Your data was persisted because you did not destroy postgres container. You used docker-compose stop which only hibernate containers. Use docker-compose down instead. It completely destroys containers (but not images).
In these days, I am trying to deploy my Spring Boot OAuth2 project. It has 3 different modules.(Authentication Server, Resource Server and Front-end)
Authentication and Resource servers have own *.yml file for configurations such as mongodb name-port, server profile-ip etc.
What I am trying to do exactly? I want to deploy spring boot application on docker but i dont want to put my database(mongodb) on docker as a container.
I am not sure this structure is possible or not ?
Because When i run my mongodb on my local(localhost:27017) after that try to deploy spring boot application on local docker as a container, i am getting Timeout exception for MongoDB. The application couldnt connect to external mongoDB(non docker container).
What should I do? Should I run mongodb on docker? I tried it also, Mongo runs successfully but still spring container couldnt run and connect to mongo.
I tried to run another spring boot app without mongodb, it is working successfully and i made request from browser by ip&port, i got response from application as i expected.
*** MONGO URL ****
mongodb://127.0.0.1:27017/db-localhost
**** Authentication server .yml file ****
server:
port: 9080
contextPath: /auth-service
tomcat:
access_log_enabled: true
basedir: target/tomcat
security:
basic:
enabled: false
spring:
profiles:
active: development
thymeleaf:
cache: false
mongo:
db:
server: 127.0.0.1
port: 27017
logging:
level:
org.springframework.security: DEBUG
---
spring:
profiles: development
data:
mongodb:
database: db-localhost
---
spring:
profiles: production
data:
mongodb:
database: db-prod
---
***** DOCKER FILE *******
FROM java:8
VOLUME /tmp
ADD auth-server-1.0-SNAPSHOT.jar app.jar
EXPOSE 9080
RUN bash -c 'touch /app.jar'
ENTRYPOINT ["java","-Djava.security.egd=file:/dev/./urandom","-jar","/app.jar"]
**** DOCKER COMMAND *******
docker run -it -P --name authserver authserver
The issue with your configuration is referencing the mongodb from inside of the authservice on 127.0.0.1 which is the loopback adapter inside of the authservice container. So you tell your spring application that mongodb is running in the same container as the authservice spring application, which is not the case.

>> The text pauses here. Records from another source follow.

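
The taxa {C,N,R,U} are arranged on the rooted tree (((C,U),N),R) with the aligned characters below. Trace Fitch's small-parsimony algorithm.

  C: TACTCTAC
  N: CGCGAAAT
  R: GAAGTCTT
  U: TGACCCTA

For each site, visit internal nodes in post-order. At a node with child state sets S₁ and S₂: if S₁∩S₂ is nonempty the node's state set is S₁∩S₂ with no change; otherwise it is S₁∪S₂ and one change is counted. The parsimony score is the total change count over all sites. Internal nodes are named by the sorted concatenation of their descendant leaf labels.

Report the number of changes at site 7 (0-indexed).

site 0, node CU: C={T} ∩ U={T} → {T} (+0)
site 0, node CNU: CU={T} ∪ N={C} → {C,T} (+1)
site 0, node CNRU: CNU={C,T} ∪ R={G} → {C,G,T} (+1)
site 1, node CU: C={A} ∪ U={G} → {A,G} (+1)
site 1, node CNU: CU={A,G} ∩ N={G} → {G} (+0)
site 1, node CNRU: CNU={G} ∪ R={A} → {A,G} (+1)
site 2, node CU: C={C} ∪ U={A} → {A,C} (+1)
site 2, node CNU: CU={A,C} ∩ N={C} → {C} (+0)
site 2, node CNRU: CNU={C} ∪ R={A} → {A,C} (+1)
site 3, node CU: C={T} ∪ U={C} → {C,T} (+1)
site 3, node CNU: CU={C,T} ∪ N={G} → {C,G,T} (+1)
site 3, node CNRU: CNU={C,G,T} ∩ R={G} → {G} (+0)
site 4, node CU: C={C} ∩ U={C} → {C} (+0)
site 4, node CNU: CU={C} ∪ N={A} → {A,C} (+1)
site 4, node CNRU: CNU={A,C} ∪ R={T} → {A,C,T} (+1)
site 5, node CU: C={T} ∪ U={C} → {C,T} (+1)
site 5, node CNU: CU={C,T} ∪ N={A} → {A,C,T} (+1)
site 5, node CNRU: CNU={A,C,T} ∩ R={C} → {C} (+0)
site 6, node CU: C={A} ∪ U={T} → {A,T} (+1)
site 6, node CNU: CU={A,T} ∩ N={A} → {A} (+0)
site 6, node CNRU: CNU={A} ∪ R={T} → {A,T} (+1)
site 7, node CU: C={C} ∪ U={A} → {A,C} (+1)
site 7, node CNU: CU={A,C} ∪ N={T} → {A,C,T} (+1)
site 7, node CNRU: CNU={A,C,T} ∩ R={T} → {T} (+0)
per-site changes: [2, 2, 2, 2, 2, 2, 2, 2]; total = 16

2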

Either you are running your database as an own container (which requires to handle the data volumes correctly) and referencing it using the container name as hostname (via link) or you need to reference the externally running mongodb instance with the correct address. This would be the ip address of the machine running the docker daemon (I assume for your local environment something like 192.168.0.xxx).

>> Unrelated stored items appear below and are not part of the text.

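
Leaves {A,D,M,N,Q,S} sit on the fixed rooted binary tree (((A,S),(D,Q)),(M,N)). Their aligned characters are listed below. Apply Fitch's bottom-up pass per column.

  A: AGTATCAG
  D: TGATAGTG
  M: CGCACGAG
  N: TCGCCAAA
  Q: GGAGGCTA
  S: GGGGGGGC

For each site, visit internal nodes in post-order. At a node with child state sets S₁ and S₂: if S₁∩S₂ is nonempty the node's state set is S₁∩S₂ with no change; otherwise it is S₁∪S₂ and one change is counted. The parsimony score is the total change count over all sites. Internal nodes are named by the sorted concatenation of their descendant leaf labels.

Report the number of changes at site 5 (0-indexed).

site 0, node AS: A={A} ∪ S={G} → {A,G} (+1)
site 0, node DQ: D={T} ∪ Q={G} → {G,T} (+1)
site 0, node ADQS: AS={A,G} ∩ DQ={G,T} → {G} (+0)
site 0, node MN: M={C} ∪ N={T} → {C,T} (+1)
site 0, node ADMNQS: ADQS={G} ∪ MN={C,T} → {C,G,T} (+1)
site 1, node AS: A={G} ∩ S={G} → {G} (+0)
site 1, node DQ: D={G} ∩ Q={G} → {G} (+0)
site 1, node ADQS: AS={G} ∩ DQ={G} → {G} (+0)
site 1, node MN: M={G} ∪ N={C} → {C,G} (+1)
site 1, node ADMNQS: ADQS={G} ∩ MN={C,G} → {G} (+0)
site 2, node AS: A={T} ∪ S={G} → {G,T} (+1)
site 2, node DQ: D={A} ∩ Q={A} → {A} (+0)
site 2, node ADQS: AS={G,T} ∪ DQ={A} → {A,G,T} (+1)
site 2, node MN: M={C} ∪ N={G} → {C,G} (+1)
site 2, node ADMNQS: ADQS={A,G,T} ∩ MN={C,G} → {G} (+0)
site 3, node AS: A={A} ∪ S={G} → {A,G} (+1)
site 3, node DQ: D={T} ∪ Q={G} → {G,T} (+1)
site 3, node ADQS: AS={A,G} ∩ DQ={G,T} → {G} (+0)
site 3, node MN: M={A} ∪ N={C} → {A,C} (+1)
site 3, node ADMNQS: ADQS={G} ∪ MN={A,C} → {A,C,G} (+1)
site 4, node AS: A={T} ∪ S={G} → {G,T} (+1)
site 4, node DQ: D={A} ∪ Q={G} → {A,G} (+1)
site 4, node ADQS: AS={G,T} ∩ DQ={A,G} → {G} (+0)
site 4, node MN: M={C} ∩ N={C} → {C} (+0)
site 4, node ADMNQS: ADQS={G} ∪ MN={C} → {C,G} (+1)
site 5, node AS: A={C} ∪ S={G} → {C,G} (+1)
site 5, node DQ: D={G} ∪ Q={C} → {C,G} (+1)
site 5, node ADQS: AS={C,G} ∩ DQ={C,G} → {C,G} (+0)
site 5, node MN: M={G} ∪ N={A} → {A,G} (+1)
site 5, node ADMNQS: ADQS={C,G} ∩ MN={A,G} → {G} (+0)
site 6, node AS: A={A} ∪ S={G} → {A,G} (+1)
site 6, node DQ: D={T} ∩ Q={T} → {T} (+0)
site 6, node ADQS: AS={A,G} ∪ DQ={T} → {A,G,T} (+1)
site 6, node MN: M={A} ∩ N={A} → {A} (+0)
site 6, node ADMNQS: ADQS={A,G,T} ∩ MN={A} → {A} (+0)
site 7, node AS: A={G} ∪ S={C} → {C,G} (+1)
site 7, node DQ: D={G} ∪ Q={A} → {A,G} (+1)
site 7, node ADQS: AS={C,G} ∩ DQ={A,G} → {G} (+0)
site 7, node MN: M={G} ∪ N={A} → {A,G} (+1)
site 7, node ADMNQS: ADQS={G} ∩ MN={A,G} → {G} (+0)
per-site changes: [4, 1, 3, 4, 3, 3, 2, 3]; total = 23

3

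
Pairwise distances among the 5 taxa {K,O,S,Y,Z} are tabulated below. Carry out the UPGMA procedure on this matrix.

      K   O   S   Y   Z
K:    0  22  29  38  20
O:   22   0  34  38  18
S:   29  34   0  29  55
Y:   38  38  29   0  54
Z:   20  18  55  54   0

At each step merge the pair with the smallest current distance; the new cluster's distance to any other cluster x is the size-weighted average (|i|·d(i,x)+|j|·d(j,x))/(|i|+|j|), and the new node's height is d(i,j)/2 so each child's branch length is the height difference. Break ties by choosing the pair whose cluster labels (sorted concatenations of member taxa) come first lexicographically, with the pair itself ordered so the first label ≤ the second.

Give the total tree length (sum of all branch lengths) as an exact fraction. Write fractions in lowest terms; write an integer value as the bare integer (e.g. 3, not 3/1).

226/3

1. join O+Z (d=18) ⇒ OZ; edges |O|=9, |Z|=9
  updated: d(K,OZ)=21, d(OZ,S)=89/2, d(OZ,Y)=46
2. join K+OZ (d=21) ⇒ KOZ; edges |K|=21/2, |OZ|=3/2
  updated: d(KOZ,S)=118/3, d(KOZ,Y)=130/3
3. join S+Y (d=29) ⇒ SY; edges |S|=29/2, |Y|=29/2
  updated: d(KOZ,SY)=124/3
4. join KOZ+SY (d=124/3) ⇒ KOSYZ; edges |KOZ|=61/6, |SY|=37/6
final tree: ((K:21/2,(O:9,Z:9):3/2):61/6,(S:29/2,Y:29/2):37/6)
total length: 226/3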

Question: What should I do?
At least for developing purposes I would recommend to also use docker for your mongodb instance. I had a similar setup with RabbitMQ in addition and it solved a lot of problems when I used docker for those as well. Using docker-compose to set everything up makes it even easier. Later you can still specify which mongodb instance you want to use through your spring properties.

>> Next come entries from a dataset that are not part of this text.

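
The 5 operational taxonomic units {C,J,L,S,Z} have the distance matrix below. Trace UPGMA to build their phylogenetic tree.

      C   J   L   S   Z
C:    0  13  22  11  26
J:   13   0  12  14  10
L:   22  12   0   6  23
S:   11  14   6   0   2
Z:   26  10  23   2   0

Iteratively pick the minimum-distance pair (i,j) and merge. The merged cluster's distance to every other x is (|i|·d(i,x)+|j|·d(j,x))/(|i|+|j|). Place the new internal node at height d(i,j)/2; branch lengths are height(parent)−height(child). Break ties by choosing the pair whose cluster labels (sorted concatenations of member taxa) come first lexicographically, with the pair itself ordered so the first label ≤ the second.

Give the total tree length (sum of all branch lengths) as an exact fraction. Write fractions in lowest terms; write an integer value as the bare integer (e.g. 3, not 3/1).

253/8

iteration 1: select S,Z (d=2); attach at lengths (1, 1); label the merged cluster SZ
  updated: d(C,SZ)=37/2, d(J,SZ)=12, d(L,SZ)=29/2
iteration 2: select J,L (d=12); attach at lengths (6, 6); label the merged cluster JL
  updated: d(C,JL)=35/2, d(JL,SZ)=53/4
iteration 3: select JL,SZ (d=53/4); attach at lengths (5/8, 45/8); label the merged cluster JLSZ
  updated: d(C,JLSZ)=18
iteration 4: select C,JLSZ (d=18); attach at lengths (9, 19/8); label the merged cluster CJLSZ
final tree: (C:9,((J:6,L:6):5/8,(S:1,Z:1):45/8):19/8)
total length: 253/8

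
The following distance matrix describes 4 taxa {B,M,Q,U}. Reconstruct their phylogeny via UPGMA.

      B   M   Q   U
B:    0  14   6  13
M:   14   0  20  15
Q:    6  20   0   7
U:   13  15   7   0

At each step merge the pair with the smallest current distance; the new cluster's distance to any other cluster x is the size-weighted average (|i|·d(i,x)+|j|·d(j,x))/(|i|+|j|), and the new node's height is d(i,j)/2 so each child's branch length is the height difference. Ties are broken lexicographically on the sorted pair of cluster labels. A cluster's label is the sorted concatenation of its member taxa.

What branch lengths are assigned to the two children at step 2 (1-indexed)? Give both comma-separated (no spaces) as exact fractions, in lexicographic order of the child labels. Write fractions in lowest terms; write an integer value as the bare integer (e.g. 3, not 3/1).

iteration 1: select B,Q (d=6); attach at lengths (3, 3); label the merged cluster BQ
  updated: d(BQ,M)=17, d(BQ,U)=10
iteration 2: select BQ,U (d=10); attach at lengths (2, 5); label the merged cluster BQU
  updated: d(BQU,M)=49/3
iteration 3: select BQU,M (d=49/3); attach at lengths (19/6, 49/6); label the merged cluster BMQU
final tree: (((B:3,Q:3):2,U:5):19/6,M:49/6)
total length: 73/3

2,5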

Problem: I tried it also, Mongo runs successfully but still spring container couldnt run and connect to mongo
The problem is probably because you have not set up any networks or hostnames for you services. Your spring application can not resolve the hostname of your mongo server, since you specified 127.0.0.1 for your mongodb server in your properties.
I would recommend using docker for your mongodb and use a docker-compose.yml file like this to set everything up:
version: '3.7'
services:
resource-server:
image: demo/resource-server:latest
container_name: resource-server
depends_on:
- mongodb-example
networks:
- your-network
ports:
- 8080:8080
auth-server:
image: demo/auth-server:latest
container_name: auth-server
depends_on:
- mongodb-example
networks:
- your-network
ports:
- 8081:8080
mongodb-example:
image: mongo:latest
container_name: mongo-example
hostname: mongo-example
networks:
- your-network
ports:
- 27017:27017
networks:
your-network:
name: network-name
Of course you then need to adapt your property file or specify environment variables through your docker-compose.yml file.